En 1968, cuando Todd tenía catorce años, el gobierno había mandado a un hombre llamado Gordon Biddle a Knockemstiff para ayudar a los palurdos a construir un campo de béisbol. Durante la primera reunión, que habían celebrado en la Iglesia de Cristo en la Unión Cristiana de Shady Glen, les había dicho a los presentes: «Es mejor trabajar con los pobres de América que combatir a los pobres de Vietnam». Y todos los que estaban en los bancos de la iglesia, incluso los ancianos que habían combatido en la segunda guerra mundial, habían sonreído y habían asentido con la cabeza al oír aquello, y antes de que terminara la noche, ya habían aceptado al forastero. A Todd le había dado la impresión de que todo en aquel tipo de VISTA —el pelo, la piel y hasta el ojo de cristal— relucía bajo la luz de colores suaves que entraba por las vidrieras baratas de la iglesia. Nunca había conocido a un hombre tan hermoso, ni tampoco tan amable. Al cabo de menos de dos semanas se había encontrado colocado de maría y desnudo en el asiento trasero del destartalado coche familiar Ford de Gordon, y después de eso había pasado allí casi todas las noches de aquel verano.
Caray, parece que hace mucho tiempo de eso —dijo cuando terminó de contar la historia.
¿Me estás tomando el pelo? ¿O sea que todo aquello era verdad? —preguntó Frankie mientras encendía un cigarrillo—. ¿Con el cabrón aquel que hablaba tan raro?
Era de New Jersey.
Pero qué rollo tan enfermo, tío.
No me obligó a hacer nada que yo no quisiera hacer —dijo Todd.
Pero no le había contado toda la historia. Gordon le había prometido que lo llevaría con él cuando terminara el campo de béisbol y se volviera para New Jersey, y entonces Todd era lo bastante joven como para creer que le estaba diciendo la verdad. Lo único que tenía que hacer era no contar nada de las noches que pasaban en el asiento trasero del coche. Pero una noche un cazador de mapaches los vio aparcados en Train Lane, y al cabo de un par de días empezaron a correr por todo Knockemstiff rumores muy feos sobre el hombre de VISTA. Para cuando llegaron a oídos de Todd, Gordon ya se había marchado.
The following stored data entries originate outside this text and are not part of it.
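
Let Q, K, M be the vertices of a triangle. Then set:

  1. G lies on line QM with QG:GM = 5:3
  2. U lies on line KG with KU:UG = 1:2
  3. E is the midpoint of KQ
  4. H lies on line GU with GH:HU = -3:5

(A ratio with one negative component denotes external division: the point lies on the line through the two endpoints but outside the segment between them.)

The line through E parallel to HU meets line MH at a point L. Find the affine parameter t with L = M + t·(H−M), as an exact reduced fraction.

t = 11/6

Assign Q = (0, 0), K = (1, 0), M = (0, 1) — the answer is frame-independent, so this choice is without loss of generality.
1. G lies on line QM with QG:GM = 5:3 ⇒ G = (0, 5/8)
2. U lies on line KG with KU:UG = 1:2 ⇒ U = (2/3, 5/24)
3. E is the midpoint of KQ ⇒ E = (1/2, 0)
4. H lies on line GU with GH:HU = -3:5 ⇒ H = (-1, 5/4)
through E parallel to HU: direction (5/3, -25/24); meets MH at L = (-11/6, 35/24)
L = M + t·(H−M) with t = 11/6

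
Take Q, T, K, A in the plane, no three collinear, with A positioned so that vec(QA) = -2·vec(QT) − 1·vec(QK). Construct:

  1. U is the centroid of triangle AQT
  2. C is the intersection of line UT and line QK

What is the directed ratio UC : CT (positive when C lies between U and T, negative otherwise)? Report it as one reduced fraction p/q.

Assign Q = (0, 0), T = (1, 0), K = (0, 1), A = (-2, -1) — the answer is frame-independent, so this choice is without loss of generality.
1. U is the centroid of triangle AQT ⇒ U = (-1/3, -1/3)
2. C is the intersection of line UT and line QK ⇒ C = (0, -1/4)
C = U + t·(T−U) with t = 1/4, so UC:CT = t:(1−t) = 1/4:3/4

UC:CT = 1/3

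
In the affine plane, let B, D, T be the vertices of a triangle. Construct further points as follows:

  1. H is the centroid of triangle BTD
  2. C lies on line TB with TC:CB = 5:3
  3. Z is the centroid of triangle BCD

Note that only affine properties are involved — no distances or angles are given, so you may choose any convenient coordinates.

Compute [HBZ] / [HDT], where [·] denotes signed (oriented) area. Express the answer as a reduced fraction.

[HBZ]:[HDT] = 5/24

Work in coordinates with B = (0, 0), D = (1, 0), T = (0, 1).
1. H is the centroid of triangle BTD ⇒ H = (1/3, 1/3)
2. C lies on line TB with TC:CB = 5:3 ⇒ C = (0, 3/8)
3. Z is the centroid of triangle BCD ⇒ Z = (1/3, 1/8)
2·[HBZ] = 5/72, 2·[HDT] = 1/3
[HBZ]:[HDT] = 5/72:1/3 = 5/24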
A partir de entonces todo había ido de mal en peor: un conserje del instituto en el cuarto de las escobas y unos cuantos pervertidos asquerosos en el área de descanso de la ruta 50. Se rio para sí mismo: su vida amorosa era todavía peor que la de Frankenstein.
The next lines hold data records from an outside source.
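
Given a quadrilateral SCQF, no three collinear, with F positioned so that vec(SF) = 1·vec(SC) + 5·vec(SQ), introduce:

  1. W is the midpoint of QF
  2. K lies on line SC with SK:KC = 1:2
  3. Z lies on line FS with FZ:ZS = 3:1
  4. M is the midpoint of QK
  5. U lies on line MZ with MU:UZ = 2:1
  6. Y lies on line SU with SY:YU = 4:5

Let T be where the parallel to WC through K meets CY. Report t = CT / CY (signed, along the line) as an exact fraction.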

Había noches en que se sentaban cada uno en una punta de la sala grande, en unas viejas sillas de cocina que Frankie había rescatado de un vertedero de Reub Hill. Fumaban y bebían y se metían lo que fuera que hubieran podido gorronear aquel día, y Frankie se ponía a hablar mientras Todd lo escuchaba. Para entonces, a Frankie ya le sobresalía el hígado del costado como si fuera el puño de un bebé, y a menudo le dolía tanto como una muela infectada. En esas ocasiones se sentaba y se lo frotaba como si tratara de hacer salir a un genio de su lámpara mientras seguía contando sus historias. Casi todas trataban del Super Bee o de alguna de las mujeres con las que había estado antes de tener la cicatriz, pero de vez en cuando rememoraba otras locuras.
Hace cuatro o cinco años —dijo una noche—, me comí un pollo crudo, con tripas y todo.
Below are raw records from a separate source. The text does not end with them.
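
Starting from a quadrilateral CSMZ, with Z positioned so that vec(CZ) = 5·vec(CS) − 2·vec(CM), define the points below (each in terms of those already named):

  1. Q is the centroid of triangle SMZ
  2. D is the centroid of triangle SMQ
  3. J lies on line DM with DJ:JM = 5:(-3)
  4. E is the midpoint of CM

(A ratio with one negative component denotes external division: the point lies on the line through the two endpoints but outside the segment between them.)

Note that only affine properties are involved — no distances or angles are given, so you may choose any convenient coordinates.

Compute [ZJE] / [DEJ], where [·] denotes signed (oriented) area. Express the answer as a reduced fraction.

[ZJE]:[DEJ] = -11/3

Assign C = (0, 0), S = (1, 0), M = (0, 1), Z = (5, -2) — the answer is frame-independent, so this choice is without loss of generality.
1. Q is the centroid of triangle SMZ ⇒ Q = (2, -1/3)
2. D is the centroid of triangle SMQ ⇒ D = (1, 2/9)
3. J lies on line DM with DJ:JM = 5:(-3) ⇒ J = (-3/2, 13/6)
4. E is the midpoint of CM ⇒ E = (0, 1/2)
2·[ZJE] = 55/12, 2·[DEJ] = -5/4
[ZJE]:[DEJ] = 55/12:-5/4 = -11/3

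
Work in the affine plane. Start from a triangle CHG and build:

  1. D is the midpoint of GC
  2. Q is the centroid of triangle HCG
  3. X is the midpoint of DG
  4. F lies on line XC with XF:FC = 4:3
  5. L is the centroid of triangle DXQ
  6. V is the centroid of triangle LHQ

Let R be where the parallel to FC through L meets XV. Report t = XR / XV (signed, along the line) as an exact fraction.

t = 3/13

Assign C = (0, 0), H = (1, 0), G = (0, 1) — the answer is frame-independent, so this choice is without loss of generality.
1. D is the midpoint of GC ⇒ D = (0, 1/2)
2. Q is the centroid of triangle HCG ⇒ Q = (1/3, 1/3)
3. X is the midpoint of DG ⇒ X = (0, 3/4)
4. F lies on line XC with XF:FC = 4:3 ⇒ F = (0, 9/28)
5. L is the centroid of triangle DXQ ⇒ L = (1/9, 19/36)
6. V is the centroid of triangle LHQ ⇒ V = (13/27, 31/108)
through L parallel to FC: direction (0, -9/28); meets XV at R = (1/9, 301/468)
R = X + t·(V−X) with t = 3/13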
Durante la mayor parte de aquella semana, se habían estado fumando una piedra enorme y mohosa de hachís libanés que les había vendido un leñador casi regalada porque hacía sangrar las encías. El suelo del campamento estaba pegajoso de tantos escupitajos sanguinolentos. Las moscas zumbaban alrededor de ellos como si fueran fiambres.
Ni de coña —dijo Todd.
Tenía un dedo dentro de la boca y se estaba meneando un diente. No podía dejarlo en paz. Ya había perdido uno de los buenos desde que empezaron a fumarse el hongo aquel.
¿Que no? Pregúntale a Bobby Shaffer si no te lo crees.
¿Con tripas y todo? Joder, tío, te habrías muerto.
Frankie no dijo nada, y entonces Todd supo que iba a pasar algo malo. Levantó la mano y se palpó el ojo izquierdo, que todavía estaba dolorido por culpa de un puñetazo que le había caído sin venir a cuento la semana anterior. Desde que le había contado la historia del tipo de VISTA, parecía que las cosas se estaban yendo a la mierda entre ellos, y de pronto se dio cuenta de que ya no tenía fantasías en las que Frankie y él se iban a vivir juntos. No había sido más que una idea descabellada a la que se había aferrado porque se sentía más solo que la una desde que había muerto su abuela. La mayor parte del dinero de la herencia seguía en el bote de café. Podía pirarse cuando le diera la gana.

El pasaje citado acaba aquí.